O sete exércitos mais potentes da região

 Os dados do Global Firepower Index colocam o Brasil num lugar de destaque dentro do contexto latino-americano. Nas últimas décadas, o Brasil se tornou a maior potência militar da América Latina, com um exército de 327 mil pessoas em ativo e mais de 1,8 milhão na reserva. Conta com 1,7 mil veículos blindados de combate, 750 aeronaves, 113 navios de guerra e um orçamento militar de 34,7 bilhões de dólares anuais.

 O segundo lugar da região (31º na lista global) é do México. Além de realizar suas funções dentro do país, entre as quais se inclui a luta contra o narcotráfico, as Forças Armadas mexicanas participam em Operações de Paz da ONU. Conta com 267 mil em pessoal ativo e 76,5 mil na reserva, 695 blindados de combate, 362 aeronaves e 143 navios de guerra. Seu orçamento de defesa em 2015 foi de 14,5 bilhões de dólares.

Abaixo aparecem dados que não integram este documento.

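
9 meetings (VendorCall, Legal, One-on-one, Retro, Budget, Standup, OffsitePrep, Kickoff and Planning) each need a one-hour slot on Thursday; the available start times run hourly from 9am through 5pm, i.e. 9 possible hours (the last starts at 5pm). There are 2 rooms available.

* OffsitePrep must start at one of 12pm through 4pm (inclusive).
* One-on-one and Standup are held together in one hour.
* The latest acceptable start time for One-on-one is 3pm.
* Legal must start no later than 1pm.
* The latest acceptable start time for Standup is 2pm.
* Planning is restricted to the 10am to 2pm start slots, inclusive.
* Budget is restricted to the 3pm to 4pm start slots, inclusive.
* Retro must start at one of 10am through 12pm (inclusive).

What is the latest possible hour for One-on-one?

One-on-one's own window allows nothing later than 3pm; One-on-one must be in the same hour as Standup, which can't be after 2pm, so One-on-one is at most 2pm.
One-on-one at 2pm is achievable: OffsitePrep=12pm, Kickoff=11am, One-on-one=2pm, Planning=10am, Retro=10am, Standup=2pm, Legal=9am, Budget=3pm, VendorCall=9am.

2pm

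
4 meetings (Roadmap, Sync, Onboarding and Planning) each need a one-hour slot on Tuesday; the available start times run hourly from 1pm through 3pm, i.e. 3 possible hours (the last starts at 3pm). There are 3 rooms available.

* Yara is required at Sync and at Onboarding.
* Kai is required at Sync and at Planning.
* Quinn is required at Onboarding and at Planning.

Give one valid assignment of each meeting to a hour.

Onboarding=2pm; Sync=1pm; Roadmap=1pm; Planning=3pm

Checking: Sync(1pm) != Planning(3pm); Sync(1pm) != Onboarding(2pm); Onboarding(2pm) != Planning(3pm); max 2 per hour (cap 3).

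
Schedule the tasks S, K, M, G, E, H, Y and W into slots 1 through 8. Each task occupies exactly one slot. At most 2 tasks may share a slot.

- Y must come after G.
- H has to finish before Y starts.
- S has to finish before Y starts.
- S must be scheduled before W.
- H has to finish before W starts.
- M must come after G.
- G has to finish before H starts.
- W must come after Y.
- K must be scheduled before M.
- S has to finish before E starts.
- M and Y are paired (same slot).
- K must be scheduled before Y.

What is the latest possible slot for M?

7

M must be in the same slot as Y, which can't be before 3, so M is at least 3; M must be in the same slot as Y, which can't be after 7, so M is at most 7.
M at 7 is achievable: Y=7; H=2; S=1; G=1; M=7; E=3; K=2; W=8.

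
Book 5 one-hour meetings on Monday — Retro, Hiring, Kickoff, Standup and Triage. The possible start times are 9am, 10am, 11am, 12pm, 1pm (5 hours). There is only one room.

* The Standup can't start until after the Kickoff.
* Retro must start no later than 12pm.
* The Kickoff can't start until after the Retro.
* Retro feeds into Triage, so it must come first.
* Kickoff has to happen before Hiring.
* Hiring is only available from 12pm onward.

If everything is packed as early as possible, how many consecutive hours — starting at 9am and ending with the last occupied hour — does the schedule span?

5 hours

The precedence chain requires at least 3 distinct hours.
With at most 1 per hour and 5 meetings, at least 5 hours are needed.
Hiring can't be placed before 12pm — that is hour 4 counting from 9am — so the schedule must run through at least 4 hours.
5 works (last occupied hour: 1pm): for example Hiring in 12pm; Kickoff in 10am; Triage in 1pm; Standup in 11am; Retro in 9am.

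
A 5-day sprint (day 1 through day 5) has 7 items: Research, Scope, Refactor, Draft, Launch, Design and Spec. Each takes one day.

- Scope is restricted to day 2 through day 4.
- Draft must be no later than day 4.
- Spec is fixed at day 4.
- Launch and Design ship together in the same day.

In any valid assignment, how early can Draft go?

Draft's own window allows nothing later than day 4.
Draft at day 1 is achievable: Scope in day 2, Spec in day 4, Launch in day 1, Refactor in day 1, Design in day 1, Research in day 1, Draft in day 1.

day 1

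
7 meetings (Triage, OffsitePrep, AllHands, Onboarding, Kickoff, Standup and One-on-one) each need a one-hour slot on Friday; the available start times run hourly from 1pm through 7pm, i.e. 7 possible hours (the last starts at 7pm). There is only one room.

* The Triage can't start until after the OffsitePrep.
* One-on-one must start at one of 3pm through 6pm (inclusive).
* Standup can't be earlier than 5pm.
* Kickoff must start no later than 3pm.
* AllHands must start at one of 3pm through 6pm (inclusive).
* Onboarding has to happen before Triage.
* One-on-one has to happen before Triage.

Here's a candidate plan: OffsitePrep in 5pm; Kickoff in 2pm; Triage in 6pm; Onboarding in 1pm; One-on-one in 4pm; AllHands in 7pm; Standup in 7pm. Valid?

No. AllHands must start at one of 3pm through 6pm (inclusive) is not satisfied.

Kickoff must start no later than 3pm — holds.
One-on-one has to happen before Triage — holds.
The Triage can't start until after the OffsitePrep — holds.
Onboarding has to happen before Triage — holds.
One-on-one must start at one of 3pm through 6pm (inclusive) — holds.
There is only one room — violated.
Standup can't be earlier than 5pm — holds.
AllHands must start at one of 3pm through 6pm (inclusive) — violated.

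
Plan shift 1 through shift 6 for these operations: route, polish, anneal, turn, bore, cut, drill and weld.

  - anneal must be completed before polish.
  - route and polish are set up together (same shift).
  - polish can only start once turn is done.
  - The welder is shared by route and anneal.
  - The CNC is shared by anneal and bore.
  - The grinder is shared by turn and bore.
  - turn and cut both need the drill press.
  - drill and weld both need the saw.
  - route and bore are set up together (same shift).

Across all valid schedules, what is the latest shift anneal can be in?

Downstream work caps anneal at shift 5.
anneal at shift 5 is achievable: polish=shift 6, bore=shift 6, weld=shift 2, drill=shift 1, route=shift 6, turn=shift 1, anneal=shift 5, cut=shift 2.

shift 5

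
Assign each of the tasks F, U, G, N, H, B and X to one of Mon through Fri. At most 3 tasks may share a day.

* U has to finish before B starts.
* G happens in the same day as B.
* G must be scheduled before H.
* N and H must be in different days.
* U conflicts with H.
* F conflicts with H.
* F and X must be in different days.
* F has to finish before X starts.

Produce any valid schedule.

F -> Mon; G -> Tue; H -> Wed; U -> Mon; N -> Mon; B -> Tue; X -> Tue

Checking: U(Mon) before B(Tue); G(Tue) before H(Wed); F(Mon) before X(Tue); U(Mon) != H(Wed); N(Mon) != H(Wed); F(Mon) != X(Tue); F(Mon) != H(Wed); G = B = Tue; max 3 per day (cap 3).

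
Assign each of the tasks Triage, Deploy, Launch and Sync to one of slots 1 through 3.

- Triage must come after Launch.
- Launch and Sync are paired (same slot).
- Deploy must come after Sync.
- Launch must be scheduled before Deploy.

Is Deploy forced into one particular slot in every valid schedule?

No

Deploy can be 2 (e.g. Triage -> 2, Launch -> 1, Deploy -> 2, Sync -> 1) or 3 (e.g. Launch -> 1, Triage -> 2, Deploy -> 3, Sync -> 1).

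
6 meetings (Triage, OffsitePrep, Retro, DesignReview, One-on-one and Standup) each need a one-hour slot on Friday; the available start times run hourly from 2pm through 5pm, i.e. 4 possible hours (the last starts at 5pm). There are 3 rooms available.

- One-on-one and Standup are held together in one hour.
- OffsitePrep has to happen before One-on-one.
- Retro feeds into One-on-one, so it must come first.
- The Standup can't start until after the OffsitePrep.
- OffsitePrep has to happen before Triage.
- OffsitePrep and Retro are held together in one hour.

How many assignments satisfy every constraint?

Splitting on Triage: it can be 3pm (11), 4pm (18), 5pm (21). Listing each branch's schedules as (OffsitePrep, Retro, DesignReview, One-on-one, Standup):
Triage=3pm: (2pm,2pm,2pm,3pm,3pm) (2pm,2pm,2pm,4pm,4pm) (2pm,2pm,2pm,5pm,5pm) (2pm,2pm,3pm,4pm,4pm) (2pm,2pm,3pm,5pm,5pm) (2pm,2pm,4pm,3pm,3pm) (2pm,2pm,4pm,4pm,4pm) (2pm,2pm,4pm,5pm,5pm) (2pm,2pm,5pm,3pm,3pm) (2pm,2pm,5pm,4pm,4pm) (2pm,2pm,5pm,5pm,5pm) — 11.
Triage=4pm: (2pm,2pm,2pm,3pm,3pm) (2pm,2pm,2pm,4pm,4pm) (2pm,2pm,2pm,5pm,5pm) (2pm,2pm,3pm,3pm,3pm) (2pm,2pm,3pm,4pm,4pm) (2pm,2pm,3pm,5pm,5pm) (2pm,2pm,4pm,3pm,3pm) (2pm,2pm,4pm,5pm,5pm) (2pm,2pm,5pm,3pm,3pm) (2pm,2pm,5pm,4pm,4pm) (2pm,2pm,5pm,5pm,5pm) (3pm,3pm,2pm,4pm,4pm) (3pm,3pm,2pm,5pm,5pm) (3pm,3pm,3pm,4pm,4pm) (3pm,3pm,3pm,5pm,5pm) (3pm,3pm,4pm,5pm,5pm) (3pm,3pm,5pm,4pm,4pm) (3pm,3pm,5pm,5pm,5pm) — 18.
Triage=5pm: (2pm,2pm,2pm,3pm,3pm) (2pm,2pm,2pm,4pm,4pm) (2pm,2pm,2pm,5pm,5pm) (2pm,2pm,3pm,3pm,3pm) (2pm,2pm,3pm,4pm,4pm) (2pm,2pm,3pm,5pm,5pm) (2pm,2pm,4pm,3pm,3pm) (2pm,2pm,4pm,4pm,4pm) (2pm,2pm,4pm,5pm,5pm) (2pm,2pm,5pm,3pm,3pm) (2pm,2pm,5pm,4pm,4pm) (3pm,3pm,2pm,4pm,4pm) (3pm,3pm,2pm,5pm,5pm) (3pm,3pm,3pm,4pm,4pm) (3pm,3pm,3pm,5pm,5pm) (3pm,3pm,4pm,4pm,4pm) (3pm,3pm,4pm,5pm,5pm) (3pm,3pm,5pm,4pm,4pm) (4pm,4pm,2pm,5pm,5pm) (4pm,4pm,3pm,5pm,5pm) (4pm,4pm,4pm,5pm,5pm) — 21.
Summing: 11 + 18 + 21 = 50.

50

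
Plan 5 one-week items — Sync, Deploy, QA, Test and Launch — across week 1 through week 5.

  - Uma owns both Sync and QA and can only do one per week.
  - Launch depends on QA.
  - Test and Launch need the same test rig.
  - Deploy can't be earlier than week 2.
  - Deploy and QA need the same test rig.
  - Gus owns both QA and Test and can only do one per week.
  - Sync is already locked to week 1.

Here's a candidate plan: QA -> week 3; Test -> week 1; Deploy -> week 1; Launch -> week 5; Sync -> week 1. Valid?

Launch depends on QA — holds.
Test and Launch need the same test rig — holds.
Gus owns both QA and Test and can only do one per week — holds.
Sync is already locked to week 1 — holds.
Deploy can't be earlier than week 2 — violated.
Uma owns both Sync and QA and can only do one per week — holds.
Deploy and QA need the same test rig — holds.

No. Deploy can't be earlier than week 2 is not satisfied.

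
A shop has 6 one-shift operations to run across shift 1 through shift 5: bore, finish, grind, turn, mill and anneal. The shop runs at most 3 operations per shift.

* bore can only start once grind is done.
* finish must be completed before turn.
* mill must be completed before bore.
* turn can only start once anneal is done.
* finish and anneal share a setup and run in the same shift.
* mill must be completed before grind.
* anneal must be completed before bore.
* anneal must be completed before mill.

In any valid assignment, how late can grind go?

Precedence pushes grind to at least shift 3; downstream work caps grind at shift 4.
grind at shift 4 is achievable: grind=shift 4; bore=shift 5; turn=shift 2; finish=shift 1; mill=shift 2; anneal=shift 1.

shift 4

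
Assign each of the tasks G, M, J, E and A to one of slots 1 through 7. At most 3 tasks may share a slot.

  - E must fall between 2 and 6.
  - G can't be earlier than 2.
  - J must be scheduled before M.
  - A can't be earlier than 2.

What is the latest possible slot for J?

6

Downstream work caps J at 6.
J at 6 is achievable: G=2; J=6; A=2; M=7; E=2.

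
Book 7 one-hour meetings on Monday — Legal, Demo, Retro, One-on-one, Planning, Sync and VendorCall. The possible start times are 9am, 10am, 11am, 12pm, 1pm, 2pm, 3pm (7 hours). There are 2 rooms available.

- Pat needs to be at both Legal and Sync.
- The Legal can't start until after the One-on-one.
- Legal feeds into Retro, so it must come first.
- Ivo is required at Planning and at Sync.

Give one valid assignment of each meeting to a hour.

Sync=11am; Legal=10am; One-on-one=9am; Planning=10am; VendorCall=12pm; Demo=9am; Retro=11am

Checking: One-on-one(9am) before Legal(10am); Legal(10am) before Retro(11am); Legal(10am) != Sync(11am); Planning(10am) != Sync(11am); max 2 per hour (cap 2).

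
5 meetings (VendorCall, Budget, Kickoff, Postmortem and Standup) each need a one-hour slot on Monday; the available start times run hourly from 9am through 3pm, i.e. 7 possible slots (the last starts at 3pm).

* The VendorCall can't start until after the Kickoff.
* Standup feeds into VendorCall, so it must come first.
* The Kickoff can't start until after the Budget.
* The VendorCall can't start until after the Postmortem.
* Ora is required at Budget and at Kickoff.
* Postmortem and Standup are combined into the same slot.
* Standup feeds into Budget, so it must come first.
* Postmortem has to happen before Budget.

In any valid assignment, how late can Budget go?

Precedence pushes Budget to at least 10am; downstream work caps Budget at 1pm.
Budget at 1pm is achievable: Kickoff -> 2pm; Budget -> 1pm; Standup -> 9am; VendorCall -> 3pm; Postmortem -> 9am.

1pm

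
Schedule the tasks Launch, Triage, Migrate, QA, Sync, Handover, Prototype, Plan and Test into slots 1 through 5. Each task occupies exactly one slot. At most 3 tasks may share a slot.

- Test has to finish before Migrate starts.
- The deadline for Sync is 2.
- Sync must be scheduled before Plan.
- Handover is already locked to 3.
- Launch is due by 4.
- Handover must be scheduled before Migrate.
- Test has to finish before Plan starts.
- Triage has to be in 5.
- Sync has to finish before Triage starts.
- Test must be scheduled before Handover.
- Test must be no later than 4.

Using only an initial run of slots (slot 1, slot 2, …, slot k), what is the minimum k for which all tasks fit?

The precedence chain requires at least 3 distinct slots.
With at most 3 per slot and 9 tasks, at least 3 slots are needed.
Triage can't be placed before 5, so the schedule must run through at least slot 5.
5 works (last occupied slot: 5): for example Migrate -> 4, Prototype -> 2, Handover -> 3, Test -> 1, Triage -> 5, QA -> 2, Launch -> 1, Plan -> 2, Sync -> 1.

5 slots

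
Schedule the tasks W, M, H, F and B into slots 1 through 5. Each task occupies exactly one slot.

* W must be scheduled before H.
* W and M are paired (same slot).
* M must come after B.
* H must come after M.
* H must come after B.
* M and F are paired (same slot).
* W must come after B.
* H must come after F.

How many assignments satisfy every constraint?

10

Splitting on W: it can be 2 (3), 3 (4), 4 (3). Listing each branch's schedules as (M, H, F, B):
W=2: (2,3,2,1) (2,4,2,1) (2,5,2,1) — 3.
W=3: (3,4,3,1) (3,4,3,2) (3,5,3,1) (3,5,3,2) — 4.
W=4: (4,5,4,1) (4,5,4,2) (4,5,4,3) — 3.
Summing: 3 + 4 + 3 = 10.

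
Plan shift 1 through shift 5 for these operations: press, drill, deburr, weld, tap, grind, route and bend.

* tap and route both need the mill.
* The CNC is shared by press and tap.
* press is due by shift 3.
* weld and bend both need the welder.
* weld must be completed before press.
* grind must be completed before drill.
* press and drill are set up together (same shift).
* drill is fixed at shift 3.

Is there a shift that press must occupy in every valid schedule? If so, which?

shift 3

Press must be in the same shift as drill, which can't be before shift 3, so press is at least shift 3; press's own window allows nothing later than shift 3.
So press is pinned to shift 3.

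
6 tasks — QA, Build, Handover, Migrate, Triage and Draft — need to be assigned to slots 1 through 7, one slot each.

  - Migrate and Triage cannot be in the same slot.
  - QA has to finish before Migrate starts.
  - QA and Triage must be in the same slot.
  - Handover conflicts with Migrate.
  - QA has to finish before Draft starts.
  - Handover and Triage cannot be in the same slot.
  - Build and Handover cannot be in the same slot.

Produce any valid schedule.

QA=1; Triage=1; Build=1; Draft=2; Migrate=2; Handover=3

Checking: QA(1) before Migrate(2); QA(1) before Draft(2); Build(1) != Handover(3); Handover(3) != Triage(1); Migrate(2) != Triage(1); Handover(3) != Migrate(2); QA = Triage = 1.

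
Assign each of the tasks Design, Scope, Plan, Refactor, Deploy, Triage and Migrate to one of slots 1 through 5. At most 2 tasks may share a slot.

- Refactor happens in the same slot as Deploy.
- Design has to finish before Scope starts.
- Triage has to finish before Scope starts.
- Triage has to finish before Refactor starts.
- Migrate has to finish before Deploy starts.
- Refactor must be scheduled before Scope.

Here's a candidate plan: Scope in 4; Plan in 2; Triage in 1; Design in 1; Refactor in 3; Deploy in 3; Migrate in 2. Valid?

Yes, all constraints hold

Refactor happens in the same slot as Deploy — holds.
Refactor must be scheduled before Scope — holds.
Migrate has to finish before Deploy starts — holds.
At most 2 tasks may share a slot — holds.
Design has to finish before Scope starts — holds.
Triage has to finish before Scope starts — holds.
Triage has to finish before Refactor starts — holds.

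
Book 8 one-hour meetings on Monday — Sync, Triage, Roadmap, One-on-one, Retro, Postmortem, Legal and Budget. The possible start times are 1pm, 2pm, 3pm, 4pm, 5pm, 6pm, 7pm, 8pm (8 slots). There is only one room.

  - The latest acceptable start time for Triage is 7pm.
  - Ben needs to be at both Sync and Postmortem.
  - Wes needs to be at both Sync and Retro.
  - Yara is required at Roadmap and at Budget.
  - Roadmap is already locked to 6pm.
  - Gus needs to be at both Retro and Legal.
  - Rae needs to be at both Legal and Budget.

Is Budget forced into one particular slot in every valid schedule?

Budget can be 1pm (e.g. One-on-one=4pm; Budget=1pm; Legal=8pm; Postmortem=7pm; Roadmap=6pm; Sync=3pm; Triage=2pm; Retro=5pm) or 2pm (e.g. Triage in 1pm; Sync in 3pm; Roadmap in 6pm; Budget in 2pm; One-on-one in 4pm; Retro in 5pm; Legal in 8pm; Postmortem in 7pm).

No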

 O Chile ocupa o posto 43 no ranking mundial, o que o torna a terceira potência militar da região. O país reforça ativamente seu arsenal armamentístico, destinando uma porcentagem significativa de seu orçamento militar à compra de armas no exterior. Suas Forças Armadas contam com 60,5 mil pessoas em ativo, e 82 mil na reserva, 2346 veículos blindados de combate, 236 aeronaves e 69 navios de guerra, com uma verba para gasto militar de 5,4 bilhões de dólares. Existe uma estreita relação entre as Forças Armadas do Chile e as dos Estados Unidos, Reino Unido, França, Alemanha, México, Holanda, Israel e Espanha.

 Quarta colocada na região, a Argentina aparece no posto 47 do ranking global, e também moderniza permanentemente seus equipamentos. Conta com 73 mil personas em serviço ativo das suas Forças Armadas, além de 31 mil reservistas. Seu arsenal inclui 828 veículos blindados de combate, 275 aeronaves e 41 navios de guerra, com um orçamento de defensa de 5,5 bilhões de dólares em 2015. A Argentina também mantém uma relação de cooperação militar com países estrangeiros, como os Estados Unidos, e em menor escala com Israel, Alemanha, França, Espanha e Itália.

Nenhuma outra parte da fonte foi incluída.